Я смотрю на непохожую на других девочку, которая опустила руку, открыв мне нежный полуовал лица, светлого, как лунное пятнышко, и жду, что она заметит мой взгляд, но ее утянуло уже слишком глубоко. Мне-то известно, что оттуда нелегко выскочить пробкой. Даже постепенно всплыть и то не сразу получается: пробиваешься сквозь гущу собственного воображения с дикими, плоскими (как потом представляется) глазами, в которых нет мысли — все отданы ноутбуку, застыли черными иероглифами, в этот момент нечитаемыми. Поэтому телефон отключаю, когда работаю, но иногда кого-нибудь вроде Власа черт все же приносит.
Хотя его вроде бы уже удалось отучить от внезапных сюрпризов. Однажды ворвался без звонка, и попал в анекдотическую ситуацию: он, еще он и она. До сих пор не здороваются, хотя служат в одном театре… Влас — неглупый парень, наверное, догадался, что дверь я не просто забыла запереть, все действие маленького фарса было построено заранее, на то я и драматург. И несколько вариантов — почему? Наверняка он мысленно каждый из них проиграл во всех деталях.
…На сцене появляются актеры, теперь мне уже точно не привлечь внимания девочки. Вот во все горло поет, рожая, Лувис — так оно вроде и легче, да и младенец веселым родится. У Аллочки, которая играет юную мать Рони, своих детей нет, хотя уже тридцатник и замужем. Ее муж, художник Боря Синицын, сделавший декорации, сидит позади меня, и я шепчу, переклонившись:
— А когда твоя Аллочка взаправду так запоет?
— Да бог с тобой! — пугается он. — Зачем нам это счастье?
— Она не хочет детей?
— Она-то как раз хочет! Дурочка… Но а мне-то зачем, чтоб у нее грудь обвисла, как уши спаниеля? Растяжки по всему пузу будут, вены повылезут. Красавица станет еще та…
Теперь я пытаюсь поймать его взгляд:
— Борь, а ты вообще любишь ее?
Хмыкнув, Борис указывает подбородком на сцену:
— А ты посмотри на нее… Ну, без этого накладного пуза, конечно. Как можно не любить такое тело?
Больше мне не о чем его спрашивать, он все сказал. И вдруг до слез становится жаль Аллочку, которая до этой минуты никаких добрых чувств во мне не вызывала. За ее спиной уже маячат тени проклятых красотой женщин — и литературных, и живых. Природа не жалеет себя, делится с ними ивовой гибкостью и росяной свежестью, цветочным духом приоткрытых губ, стремительностью птичьего полета в движениях и жемчужным перламутром колен.
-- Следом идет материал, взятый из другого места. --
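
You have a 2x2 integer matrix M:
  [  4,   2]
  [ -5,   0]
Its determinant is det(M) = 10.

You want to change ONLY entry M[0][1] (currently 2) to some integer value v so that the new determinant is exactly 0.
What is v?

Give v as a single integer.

Answer: 0

Derivation:
det is linear in entry M[0][1]: det = old_det + (v - 2) * C_01
Cofactor C_01 = 5
Want det = 0: 10 + (v - 2) * 5 = 0
  (v - 2) = -10 / 5 = -2
  v = 2 + (-2) = 0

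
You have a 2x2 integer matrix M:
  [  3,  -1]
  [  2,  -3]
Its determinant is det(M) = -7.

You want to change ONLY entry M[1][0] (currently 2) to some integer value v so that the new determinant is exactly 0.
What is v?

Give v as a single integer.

Answer: 9

Derivation:
det is linear in entry M[1][0]: det = old_det + (v - 2) * C_10
Cofactor C_10 = 1
Want det = 0: -7 + (v - 2) * 1 = 0
  (v - 2) = 7 / 1 = 7
  v = 2 + (7) = 9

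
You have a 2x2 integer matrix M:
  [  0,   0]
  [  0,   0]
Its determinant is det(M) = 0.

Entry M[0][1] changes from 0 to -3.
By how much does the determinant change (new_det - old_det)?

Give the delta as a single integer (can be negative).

Cofactor C_01 = 0
Entry delta = -3 - 0 = -3
Det delta = entry_delta * cofactor = -3 * 0 = 0

Answer: 0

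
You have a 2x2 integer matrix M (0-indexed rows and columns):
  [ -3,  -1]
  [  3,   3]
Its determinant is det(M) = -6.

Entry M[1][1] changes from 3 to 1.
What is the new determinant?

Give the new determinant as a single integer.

det is linear in row 1: changing M[1][1] by delta changes det by delta * cofactor(1,1).
Cofactor C_11 = (-1)^(1+1) * minor(1,1) = -3
Entry delta = 1 - 3 = -2
Det delta = -2 * -3 = 6
New det = -6 + 6 = 0

Answer: 0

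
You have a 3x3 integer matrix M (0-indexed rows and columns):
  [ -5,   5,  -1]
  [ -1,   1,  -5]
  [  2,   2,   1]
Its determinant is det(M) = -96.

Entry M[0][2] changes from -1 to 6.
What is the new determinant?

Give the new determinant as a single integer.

Answer: -124

Derivation:
det is linear in row 0: changing M[0][2] by delta changes det by delta * cofactor(0,2).
Cofactor C_02 = (-1)^(0+2) * minor(0,2) = -4
Entry delta = 6 - -1 = 7
Det delta = 7 * -4 = -28
New det = -96 + -28 = -124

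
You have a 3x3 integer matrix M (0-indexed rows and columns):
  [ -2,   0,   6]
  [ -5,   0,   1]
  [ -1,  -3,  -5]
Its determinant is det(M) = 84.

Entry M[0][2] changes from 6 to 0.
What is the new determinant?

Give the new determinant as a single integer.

Answer: -6

Derivation:
det is linear in row 0: changing M[0][2] by delta changes det by delta * cofactor(0,2).
Cofactor C_02 = (-1)^(0+2) * minor(0,2) = 15
Entry delta = 0 - 6 = -6
Det delta = -6 * 15 = -90
New det = 84 + -90 = -6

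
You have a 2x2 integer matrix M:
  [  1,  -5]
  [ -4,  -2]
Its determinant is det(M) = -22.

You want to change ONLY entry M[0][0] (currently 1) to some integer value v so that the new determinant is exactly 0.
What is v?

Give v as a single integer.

Answer: -10

Derivation:
det is linear in entry M[0][0]: det = old_det + (v - 1) * C_00
Cofactor C_00 = -2
Want det = 0: -22 + (v - 1) * -2 = 0
  (v - 1) = 22 / -2 = -11
  v = 1 + (-11) = -10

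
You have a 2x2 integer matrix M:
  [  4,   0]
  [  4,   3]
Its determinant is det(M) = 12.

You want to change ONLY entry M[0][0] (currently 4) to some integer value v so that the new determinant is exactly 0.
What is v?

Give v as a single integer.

det is linear in entry M[0][0]: det = old_det + (v - 4) * C_00
Cofactor C_00 = 3
Want det = 0: 12 + (v - 4) * 3 = 0
  (v - 4) = -12 / 3 = -4
  v = 4 + (-4) = 0

Answer: 0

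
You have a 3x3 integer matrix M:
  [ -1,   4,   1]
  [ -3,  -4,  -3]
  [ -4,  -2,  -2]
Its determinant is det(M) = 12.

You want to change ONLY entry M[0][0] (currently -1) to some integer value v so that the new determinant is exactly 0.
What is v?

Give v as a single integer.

det is linear in entry M[0][0]: det = old_det + (v - -1) * C_00
Cofactor C_00 = 2
Want det = 0: 12 + (v - -1) * 2 = 0
  (v - -1) = -12 / 2 = -6
  v = -1 + (-6) = -7

Answer: -7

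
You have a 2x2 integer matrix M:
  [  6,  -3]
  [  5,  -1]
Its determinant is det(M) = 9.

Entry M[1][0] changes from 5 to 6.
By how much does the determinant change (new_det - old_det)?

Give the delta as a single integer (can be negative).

Answer: 3

Derivation:
Cofactor C_10 = 3
Entry delta = 6 - 5 = 1
Det delta = entry_delta * cofactor = 1 * 3 = 3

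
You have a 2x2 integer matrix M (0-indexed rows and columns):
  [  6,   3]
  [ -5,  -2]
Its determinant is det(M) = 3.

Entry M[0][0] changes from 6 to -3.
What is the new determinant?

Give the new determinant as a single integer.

Answer: 21

Derivation:
det is linear in row 0: changing M[0][0] by delta changes det by delta * cofactor(0,0).
Cofactor C_00 = (-1)^(0+0) * minor(0,0) = -2
Entry delta = -3 - 6 = -9
Det delta = -9 * -2 = 18
New det = 3 + 18 = 21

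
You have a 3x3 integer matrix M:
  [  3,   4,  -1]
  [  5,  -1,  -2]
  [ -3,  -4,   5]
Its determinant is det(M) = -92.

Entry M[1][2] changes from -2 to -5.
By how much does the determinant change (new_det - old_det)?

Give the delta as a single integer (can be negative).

Answer: 0

Derivation:
Cofactor C_12 = 0
Entry delta = -5 - -2 = -3
Det delta = entry_delta * cofactor = -3 * 0 = 0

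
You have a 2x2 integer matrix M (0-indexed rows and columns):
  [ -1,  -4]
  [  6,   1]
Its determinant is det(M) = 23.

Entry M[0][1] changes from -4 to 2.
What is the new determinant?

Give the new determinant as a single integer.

Answer: -13

Derivation:
det is linear in row 0: changing M[0][1] by delta changes det by delta * cofactor(0,1).
Cofactor C_01 = (-1)^(0+1) * minor(0,1) = -6
Entry delta = 2 - -4 = 6
Det delta = 6 * -6 = -36
New det = 23 + -36 = -13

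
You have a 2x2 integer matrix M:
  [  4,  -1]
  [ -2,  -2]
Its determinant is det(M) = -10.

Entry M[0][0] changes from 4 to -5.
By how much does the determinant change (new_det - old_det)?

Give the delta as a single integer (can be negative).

Cofactor C_00 = -2
Entry delta = -5 - 4 = -9
Det delta = entry_delta * cofactor = -9 * -2 = 18

Answer: 18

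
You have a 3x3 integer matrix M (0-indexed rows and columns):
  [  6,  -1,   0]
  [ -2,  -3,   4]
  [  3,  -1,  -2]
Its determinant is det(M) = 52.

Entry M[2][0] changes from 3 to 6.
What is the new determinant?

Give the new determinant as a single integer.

Answer: 40

Derivation:
det is linear in row 2: changing M[2][0] by delta changes det by delta * cofactor(2,0).
Cofactor C_20 = (-1)^(2+0) * minor(2,0) = -4
Entry delta = 6 - 3 = 3
Det delta = 3 * -4 = -12
New det = 52 + -12 = 40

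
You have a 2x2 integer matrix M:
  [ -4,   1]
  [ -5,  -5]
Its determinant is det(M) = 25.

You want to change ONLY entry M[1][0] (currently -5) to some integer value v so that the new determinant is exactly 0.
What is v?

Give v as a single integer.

det is linear in entry M[1][0]: det = old_det + (v - -5) * C_10
Cofactor C_10 = -1
Want det = 0: 25 + (v - -5) * -1 = 0
  (v - -5) = -25 / -1 = 25
  v = -5 + (25) = 20

Answer: 20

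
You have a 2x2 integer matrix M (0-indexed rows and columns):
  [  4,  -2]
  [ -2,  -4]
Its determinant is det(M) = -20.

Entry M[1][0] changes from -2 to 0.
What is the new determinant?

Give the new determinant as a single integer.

Answer: -16

Derivation:
det is linear in row 1: changing M[1][0] by delta changes det by delta * cofactor(1,0).
Cofactor C_10 = (-1)^(1+0) * minor(1,0) = 2
Entry delta = 0 - -2 = 2
Det delta = 2 * 2 = 4
New det = -20 + 4 = -16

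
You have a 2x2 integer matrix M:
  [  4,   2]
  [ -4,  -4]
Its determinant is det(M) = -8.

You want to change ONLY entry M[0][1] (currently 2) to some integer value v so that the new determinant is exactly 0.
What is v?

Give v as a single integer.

det is linear in entry M[0][1]: det = old_det + (v - 2) * C_01
Cofactor C_01 = 4
Want det = 0: -8 + (v - 2) * 4 = 0
  (v - 2) = 8 / 4 = 2
  v = 2 + (2) = 4

Answer: 4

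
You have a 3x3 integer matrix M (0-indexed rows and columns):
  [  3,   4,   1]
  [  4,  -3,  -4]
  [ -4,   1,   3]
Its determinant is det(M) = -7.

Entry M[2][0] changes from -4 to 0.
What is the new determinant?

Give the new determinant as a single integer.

Answer: -59

Derivation:
det is linear in row 2: changing M[2][0] by delta changes det by delta * cofactor(2,0).
Cofactor C_20 = (-1)^(2+0) * minor(2,0) = -13
Entry delta = 0 - -4 = 4
Det delta = 4 * -13 = -52
New det = -7 + -52 = -59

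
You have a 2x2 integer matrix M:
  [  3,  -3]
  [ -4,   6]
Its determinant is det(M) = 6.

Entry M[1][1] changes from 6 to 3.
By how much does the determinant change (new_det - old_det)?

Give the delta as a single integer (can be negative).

Answer: -9

Derivation:
Cofactor C_11 = 3
Entry delta = 3 - 6 = -3
Det delta = entry_delta * cofactor = -3 * 3 = -9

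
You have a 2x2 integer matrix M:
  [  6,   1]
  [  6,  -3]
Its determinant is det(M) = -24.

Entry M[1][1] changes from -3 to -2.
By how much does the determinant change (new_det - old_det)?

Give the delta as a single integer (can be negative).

Answer: 6

Derivation:
Cofactor C_11 = 6
Entry delta = -2 - -3 = 1
Det delta = entry_delta * cofactor = 1 * 6 = 6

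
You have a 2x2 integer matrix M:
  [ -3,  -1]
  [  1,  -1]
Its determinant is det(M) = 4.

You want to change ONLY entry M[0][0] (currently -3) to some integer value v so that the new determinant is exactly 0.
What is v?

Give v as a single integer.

det is linear in entry M[0][0]: det = old_det + (v - -3) * C_00
Cofactor C_00 = -1
Want det = 0: 4 + (v - -3) * -1 = 0
  (v - -3) = -4 / -1 = 4
  v = -3 + (4) = 1

Answer: 1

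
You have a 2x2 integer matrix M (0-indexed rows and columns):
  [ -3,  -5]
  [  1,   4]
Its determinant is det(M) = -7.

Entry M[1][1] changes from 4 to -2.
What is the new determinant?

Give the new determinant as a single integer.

det is linear in row 1: changing M[1][1] by delta changes det by delta * cofactor(1,1).
Cofactor C_11 = (-1)^(1+1) * minor(1,1) = -3
Entry delta = -2 - 4 = -6
Det delta = -6 * -3 = 18
New det = -7 + 18 = 11

Answer: 11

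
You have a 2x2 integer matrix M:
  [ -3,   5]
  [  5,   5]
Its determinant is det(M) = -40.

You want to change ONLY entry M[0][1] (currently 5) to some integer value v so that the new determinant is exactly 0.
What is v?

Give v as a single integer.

det is linear in entry M[0][1]: det = old_det + (v - 5) * C_01
Cofactor C_01 = -5
Want det = 0: -40 + (v - 5) * -5 = 0
  (v - 5) = 40 / -5 = -8
  v = 5 + (-8) = -3

Answer: -3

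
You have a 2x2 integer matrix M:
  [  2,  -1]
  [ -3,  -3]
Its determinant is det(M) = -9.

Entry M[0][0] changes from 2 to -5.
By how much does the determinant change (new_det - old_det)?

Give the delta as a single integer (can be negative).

Cofactor C_00 = -3
Entry delta = -5 - 2 = -7
Det delta = entry_delta * cofactor = -7 * -3 = 21

Answer: 21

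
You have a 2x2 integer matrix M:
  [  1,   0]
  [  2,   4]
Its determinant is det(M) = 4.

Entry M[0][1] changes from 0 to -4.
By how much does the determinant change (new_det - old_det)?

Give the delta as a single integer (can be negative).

Cofactor C_01 = -2
Entry delta = -4 - 0 = -4
Det delta = entry_delta * cofactor = -4 * -2 = 8

Answer: 8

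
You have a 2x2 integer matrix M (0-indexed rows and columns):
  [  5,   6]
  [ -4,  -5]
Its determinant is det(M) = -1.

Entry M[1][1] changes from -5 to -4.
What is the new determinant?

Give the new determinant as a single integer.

det is linear in row 1: changing M[1][1] by delta changes det by delta * cofactor(1,1).
Cofactor C_11 = (-1)^(1+1) * minor(1,1) = 5
Entry delta = -4 - -5 = 1
Det delta = 1 * 5 = 5
New det = -1 + 5 = 4

Answer: 4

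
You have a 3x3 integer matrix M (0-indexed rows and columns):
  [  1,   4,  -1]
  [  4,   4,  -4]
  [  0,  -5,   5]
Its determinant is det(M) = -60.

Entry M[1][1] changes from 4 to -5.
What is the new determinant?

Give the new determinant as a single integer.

Answer: -105

Derivation:
det is linear in row 1: changing M[1][1] by delta changes det by delta * cofactor(1,1).
Cofactor C_11 = (-1)^(1+1) * minor(1,1) = 5
Entry delta = -5 - 4 = -9
Det delta = -9 * 5 = -45
New det = -60 + -45 = -105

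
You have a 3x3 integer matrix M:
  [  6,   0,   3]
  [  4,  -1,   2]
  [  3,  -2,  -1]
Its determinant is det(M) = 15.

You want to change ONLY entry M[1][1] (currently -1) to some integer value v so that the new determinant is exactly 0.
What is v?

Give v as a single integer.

Answer: 0

Derivation:
det is linear in entry M[1][1]: det = old_det + (v - -1) * C_11
Cofactor C_11 = -15
Want det = 0: 15 + (v - -1) * -15 = 0
  (v - -1) = -15 / -15 = 1
  v = -1 + (1) = 0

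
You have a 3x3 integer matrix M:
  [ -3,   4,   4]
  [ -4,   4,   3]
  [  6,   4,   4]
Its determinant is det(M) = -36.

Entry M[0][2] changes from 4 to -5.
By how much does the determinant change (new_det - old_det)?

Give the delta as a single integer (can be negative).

Answer: 360

Derivation:
Cofactor C_02 = -40
Entry delta = -5 - 4 = -9
Det delta = entry_delta * cofactor = -9 * -40 = 360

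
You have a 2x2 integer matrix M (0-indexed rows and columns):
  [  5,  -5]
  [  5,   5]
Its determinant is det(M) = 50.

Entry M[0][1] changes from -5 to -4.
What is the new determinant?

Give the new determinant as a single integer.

Answer: 45

Derivation:
det is linear in row 0: changing M[0][1] by delta changes det by delta * cofactor(0,1).
Cofactor C_01 = (-1)^(0+1) * minor(0,1) = -5
Entry delta = -4 - -5 = 1
Det delta = 1 * -5 = -5
New det = 50 + -5 = 45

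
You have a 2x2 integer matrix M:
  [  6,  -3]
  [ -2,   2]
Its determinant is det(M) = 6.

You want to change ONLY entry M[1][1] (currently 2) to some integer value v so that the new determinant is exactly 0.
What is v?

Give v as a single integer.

det is linear in entry M[1][1]: det = old_det + (v - 2) * C_11
Cofactor C_11 = 6
Want det = 0: 6 + (v - 2) * 6 = 0
  (v - 2) = -6 / 6 = -1
  v = 2 + (-1) = 1

Answer: 1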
А потом отбирает все это, не щадя, не торгуясь, ни крохи не оставляет, и женщины предстают свету, будто с ошпаренной кожей — ведь совсем не таким отражение было вчера! Пока длилась ночь любви, в зеркало заглянуть было некогда, а рассвет, неизбежный, холодный, насмешливо розовеющий юностью, высветил уже другое тело, незнакомое, путающее. Кто подменил его, пока была ослеплена любовью?!
Я рассматриваю актрис — и тех, кто занят в спектакле, и тех, что сидят в зале. Странно, что пришли посмотреть… Обычно, когда для актера в пьесе нет роли, он выступает против постановки с пеной у рта. Режиссер не хочет ее ставить, если нет работы для его жены. И прочее, прочее… Вокруг меня красивые, длинноногие женщины, к сообществу коих я, маленькая, с неправильными чертами лица, никогда не принадлежала. Или нет никакого тайного ордена, только известный по анекдотам серпентарий? Потому и держусь особняком, не хочу быть искусанной ядовитыми гадами.